Edgerton is sure Luhrmann will do “a magical job” with Gatsby. He's even convinced by the contentious decision to shoot in 3D. “He's doing it for the sake of submersion rather than spectacle,” says the actor. “Whereas Avatar and other movies get shocks out of their three-dimensionality, Gatsby is going to be about inviting the audience into this larger-than-life drama, letting them almost be inside the room rather than looking at it through the window. I think it will really work. I'm worried about people having to look at me three-dimensionally though. You poor things...”

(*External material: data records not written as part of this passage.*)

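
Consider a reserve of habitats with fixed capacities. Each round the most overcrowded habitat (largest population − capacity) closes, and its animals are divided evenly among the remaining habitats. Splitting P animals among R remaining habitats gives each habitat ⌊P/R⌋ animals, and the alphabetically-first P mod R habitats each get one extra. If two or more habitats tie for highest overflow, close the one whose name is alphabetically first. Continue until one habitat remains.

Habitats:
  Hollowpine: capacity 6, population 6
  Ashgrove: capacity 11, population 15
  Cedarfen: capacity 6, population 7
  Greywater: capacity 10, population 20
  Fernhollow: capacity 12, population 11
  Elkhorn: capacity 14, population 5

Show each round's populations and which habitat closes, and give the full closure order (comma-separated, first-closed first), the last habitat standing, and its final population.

Closure order: Greywater, Ashgrove, Cedarfen, Fernhollow, Hollowpine
Last habitat: Elkhorn with 64 animals

Round 1: Ashgrove=15 Cedarfen=7 Elkhorn=5 Fernhollow=11 Greywater=20 Hollowpine=6 → close Greywater (overflow 10)
  20÷5 = 4 each, +1 to first 0
Round 2: Ashgrove=19 Cedarfen=11 Elkhorn=9 Fernhollow=15 Hollowpine=10 → close Ashgrove (overflow 8)
  19÷4 = 4 each, +1 to first 3
Round 3: Cedarfen=16 Elkhorn=14 Fernhollow=20 Hollowpine=14 → close Cedarfen (overflow 10)
  16÷3 = 5 each, +1 to first 1
Round 4: Elkhorn=20 Fernhollow=25 Hollowpine=19 → close Fernhollow (overflow 13)
  25÷2 = 12 each, +1 to first 1
Round 5: Elkhorn=33 Hollowpine=31 → close Hollowpine (overflow 25)
  31÷1 = 31 each, +1 to first 0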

Before Gatsby arrives in late 2012, we'll get to see Edgerton in two dimensions in a couple of other roles that he credits to “this sudden gust of wind Warrior and Animal Kingdom gave me”. The first is a remake of The Thing, which is unlikely to trouble John Carpenter's 1982 version for the status of horror classic but should give Edgerton a bit of genre cred. That will be followed by the family-friendly Disney fable, The Odd Life of Timothy Green, in which he co-stars with Jennifer Garner as a childless couple who end up with a peculiar boy to raise. Both nice enough additions to the CV, not to mention healthy paydays. But it's the Bigelow and Luhrmann projects that Edgerton knows will make the difference between whether he stays where he is or rises to the top of the Hollywood tree.

“I was reading this article in The Economist the other day about the importance of failure, how sometimes the real key to success is having some sort of failure along the way,” he says. “The sum total of all my stop-starts have made me less concerned about the future. I'm just aware now that I'll always land on my feet somehow.” Spoken like a true star.